Battered Bank Stocks Reflect Not Just Jitters, but Mistrust (GRETCHEN MORGENSON FEB. 12, 2016, NY Times)

[W]hy have bank shares continued to fall? Mr. Peabody contended that excess selling pressure was a result of investors being forced to unwind big bets made in these stocks last year when it was widely believed that interest rates would rise and fuel bank profits.

"You had huge money flows into dedicated bank stock funds -- they doubled in size from $1 billion to $2 billion last year," Mr. Peabody said. "What you're having now is a mechanical margin call by these funds, creating selling that has nothing to do with the fundamentals."

Another veteran bank analyst who said he is puzzled by the sharp sell-off in these companies' shares is Richard X. Bove at Rafferty Capital Markets. In an interview, he acknowledged that there is a fear in the markets that some unknown problem will emerge, shaking the assets of the industry and wiping out the equity that banks have built up in recent years.

"Any number of statistics would validate the fact that banks today don't have the risks they had either in 1990 or 2008," Mr. Bove said, recalling two of the worst periods for banks in recent history. "The stocks are selling at such deep discounts to book value that they are telling you the book values are not valid."

This view, which Mr. Bove does not agree with, reflects investors' severe mistrust of both the banks and their regulators, he said. After instituting hundreds of new rules to strengthen the banking system and protect against disastrous losses, regulators have still not convinced investors that these institutions are sound.

"Nobody believes that the industry has changed," Mr. Bove said. "Nobody believes that what the government has done has been effective."

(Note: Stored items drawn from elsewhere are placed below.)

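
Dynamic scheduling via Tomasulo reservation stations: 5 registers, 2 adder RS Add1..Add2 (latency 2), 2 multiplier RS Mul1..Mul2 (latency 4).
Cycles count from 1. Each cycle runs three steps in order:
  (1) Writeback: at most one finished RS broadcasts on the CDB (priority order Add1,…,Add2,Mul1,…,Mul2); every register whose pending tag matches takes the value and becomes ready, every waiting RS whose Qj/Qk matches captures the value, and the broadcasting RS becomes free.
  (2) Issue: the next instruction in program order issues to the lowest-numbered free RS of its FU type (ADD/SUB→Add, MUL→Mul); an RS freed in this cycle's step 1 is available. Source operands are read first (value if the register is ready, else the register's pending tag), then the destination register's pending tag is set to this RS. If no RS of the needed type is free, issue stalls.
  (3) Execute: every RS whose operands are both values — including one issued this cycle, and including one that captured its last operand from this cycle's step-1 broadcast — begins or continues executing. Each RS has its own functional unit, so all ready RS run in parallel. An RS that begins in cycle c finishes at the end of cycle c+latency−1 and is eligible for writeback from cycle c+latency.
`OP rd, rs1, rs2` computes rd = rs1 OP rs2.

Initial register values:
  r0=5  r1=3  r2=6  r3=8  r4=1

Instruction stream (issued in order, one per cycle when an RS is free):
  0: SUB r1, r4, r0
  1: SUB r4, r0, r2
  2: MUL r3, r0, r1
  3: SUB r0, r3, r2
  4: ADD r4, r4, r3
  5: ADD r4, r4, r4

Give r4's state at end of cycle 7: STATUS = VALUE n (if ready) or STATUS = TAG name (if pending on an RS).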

Bank investors have good reason to be doubters. In the years leading to the financial crisis, regulators repeatedly stated that subprime mortgage losses would not be large enough to harm the overall economy. (Remember all the references to the subprime problem being "contained?") Then, in the aftermath of the mess, investors learned the hard way about losses at these institutions that far exceeded their reserves.

The current psychology "is you can't believe anything the government says because the government is not prone to telling the truth," Mr. Bove said. "And you can't believe anything the banks say because we know they've lied to us repeatedly."

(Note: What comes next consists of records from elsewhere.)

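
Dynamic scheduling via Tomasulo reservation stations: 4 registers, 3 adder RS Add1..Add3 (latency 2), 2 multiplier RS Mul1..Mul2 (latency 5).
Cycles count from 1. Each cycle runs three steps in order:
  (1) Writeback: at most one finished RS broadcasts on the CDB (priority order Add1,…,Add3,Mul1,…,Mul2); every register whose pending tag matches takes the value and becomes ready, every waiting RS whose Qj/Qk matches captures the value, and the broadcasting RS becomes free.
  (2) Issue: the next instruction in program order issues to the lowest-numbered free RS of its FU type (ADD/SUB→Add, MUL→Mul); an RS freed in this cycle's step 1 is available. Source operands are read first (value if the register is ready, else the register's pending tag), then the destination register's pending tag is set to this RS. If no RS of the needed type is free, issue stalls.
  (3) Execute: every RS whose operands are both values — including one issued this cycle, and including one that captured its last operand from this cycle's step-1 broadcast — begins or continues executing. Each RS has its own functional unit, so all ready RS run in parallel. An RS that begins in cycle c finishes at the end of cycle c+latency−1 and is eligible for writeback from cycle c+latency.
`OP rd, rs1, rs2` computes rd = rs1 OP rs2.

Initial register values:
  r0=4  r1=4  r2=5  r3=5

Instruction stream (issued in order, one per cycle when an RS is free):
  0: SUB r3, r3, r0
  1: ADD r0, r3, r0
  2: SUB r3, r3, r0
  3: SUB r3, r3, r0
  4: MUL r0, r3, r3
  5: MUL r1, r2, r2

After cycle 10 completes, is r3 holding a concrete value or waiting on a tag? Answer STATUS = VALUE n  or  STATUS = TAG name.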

This view represents a "massive failure of government regulation," Mr. Bove recently told his clients. Investors don't believe central bankers are effective and they fret that bank balance sheets are "black boxes."

After a recent in-depth analysis of balance sheets, Mr. Bove concluded that banks are far safer than investors seem to think.

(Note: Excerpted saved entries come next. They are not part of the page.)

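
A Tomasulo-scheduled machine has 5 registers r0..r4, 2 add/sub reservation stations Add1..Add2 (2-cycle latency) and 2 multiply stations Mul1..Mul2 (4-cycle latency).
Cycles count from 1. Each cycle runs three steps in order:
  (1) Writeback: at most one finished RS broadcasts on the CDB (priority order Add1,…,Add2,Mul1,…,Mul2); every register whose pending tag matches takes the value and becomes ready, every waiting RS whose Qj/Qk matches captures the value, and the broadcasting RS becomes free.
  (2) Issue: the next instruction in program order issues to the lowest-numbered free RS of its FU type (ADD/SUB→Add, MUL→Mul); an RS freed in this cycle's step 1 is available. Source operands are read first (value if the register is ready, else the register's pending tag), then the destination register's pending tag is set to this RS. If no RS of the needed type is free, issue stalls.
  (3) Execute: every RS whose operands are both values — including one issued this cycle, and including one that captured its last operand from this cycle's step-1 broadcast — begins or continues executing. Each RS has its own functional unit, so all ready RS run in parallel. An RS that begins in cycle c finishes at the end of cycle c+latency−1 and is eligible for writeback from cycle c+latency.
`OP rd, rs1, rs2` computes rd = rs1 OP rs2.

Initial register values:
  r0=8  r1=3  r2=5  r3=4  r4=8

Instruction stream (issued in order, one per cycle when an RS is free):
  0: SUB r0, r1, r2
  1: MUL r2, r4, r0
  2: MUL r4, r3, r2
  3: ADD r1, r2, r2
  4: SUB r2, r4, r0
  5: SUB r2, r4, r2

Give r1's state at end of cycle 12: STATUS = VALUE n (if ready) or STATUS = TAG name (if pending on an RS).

c1: issue SUB r0<-Add1 | r0:Add1,r1:3,r2:5,r3:4,r4:8
c2: issue MUL r2<-Mul1 | r0:Add1,r1:3,r2:Mul1,r3:4,r4:8
c3: CDB Add1=-2; issue MUL r4<-Mul2 | r0:-2,r1:3,r2:Mul1,r3:4,r4:Mul2
c4: issue ADD r1<-Add1 | r0:-2,r1:Add1,r2:Mul1,r3:4,r4:Mul2
c5: issue SUB r2<-Add2 | r0:-2,r1:Add1,r2:Add2,r3:4,r4:Mul2
c6: stall | r0:-2,r1:Add1,r2:Add2,r3:4,r4:Mul2
c7: CDB Mul1=-16; stall | r0:-2,r1:Add1,r2:Add2,r3:4,r4:Mul2
c8: stall | r0:-2,r1:Add1,r2:Add2,r3:4,r4:Mul2
c9: CDB Add1=-32; issue SUB r2<-Add1 | r0:-2,r1:-32,r2:Add1,r3:4,r4:Mul2
c10: - | r0:-2,r1:-32,r2:Add1,r3:4,r4:Mul2
c11: CDB Mul2=-64 | r0:-2,r1:-32,r2:Add1,r3:4,r4:-64
c12: - | r0:-2,r1:-32,r2:Add1,r3:4,r4:-64

STATUS = VALUE -32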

It's perfectly understandable that folks worry about the honesty of the institutions that hid risky loans in supposedly safe derivatives. But the worry over negative interest rates just reflects the failure of our society to process the reality of deflation. Real interest rates remain usurious.

Deflation also explains why corporations and consumers are comfortable sitting on cash and why central banks are looking to negative rates.